A. M. Dean, an attorney, had spent his life since boyhood in Southern Kansas or in Northern Oklahoma.
He was born at West Point, Nebraska, December 7, 1875. His family history goes back to Pennsylvania, where his grandfather, A. M. Dean, was born about 1821 and where the Deans settled when they came from England. A. M. Dean, the grandfather, grew up in Ohio, afterwards moved to Wisconsin, was a pioneer there and also in Nebraska, and finally located in Arkansas City. He was a farmer until he retired, and his death occurred in Arkansas City in 1893. Politically he was a republican. He married Miss Martha Skinner, a native of Ohio, who died at Chandler, Oklahoma, several years after the death of her husband. Their children were: Merritt, who went into the Union army and died of disease while in service; James, also a veteran of the Civil war, became a farmer and died at Firth, Nebraska; A. W. Dean; Carl W., a retired resident at Pasadena, California; and Charles H., a grain dealer living at Cyril, Oklahoma.
A. W. Dean was born at Medina, Ohio, in 1847, and spent his early life in Wisconsin. In 1872 he moved out to the frontier of Nebraska near West Point, was one of the pioneers there, from Nebraska came to Arkansas City, Kansas, in 1885. With the opening of the Cherokee Strip of Oklahoma in 1893 he became a resident of that territory, settling in Kay County and living there until 1912, when he retired and had since lived in California at North Fork, inland from Fresno.

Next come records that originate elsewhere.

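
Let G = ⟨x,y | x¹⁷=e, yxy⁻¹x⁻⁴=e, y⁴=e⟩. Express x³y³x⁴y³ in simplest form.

Multiply left to right, reducing at each step:
  (x³) · y³ = x³y³
  (x³y³) · x⁴ = x⁴y³
  (x⁴y³) · y³ = x⁴y²

Answer: x⁴y²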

In politics he at one time was aligned with the greenbackers, but subsequently became a democrat. A. W. Dean married Harriet E. Ellis, who was born in Posey County, Indiana, in 1847. Their children were: Mabel, wife of H. A. Smith, an attorney at Perry, Oklahoma; Nellie M., who is unmarried and is an instructor in the State University of Nebraska at Lincoln; A. M. Dean; Ellis F., who is an official in the Topeka Transfer and Storage Company at Topeka; Mary E., wife of James P. Wilkinson, connected with the Santa Fe offices at Wichita.
A. M. Dean was ten years of age when his father came to Kansas, and he completed his education in the public schools of Arkansas City. He left school at the age of fifteen, went on the farm and did practical farm work for five years. Having an ambition for the law, he pursued his readings with J. Mack Love, and was admitted to the bar in 1898. He had practiced law nearly twenty years and had made a specialty of commercial law. He had been counsel for the Ranney-Davis Mercantile Company for ten years.
Mr. Dean, who is unmarried, is a democrat.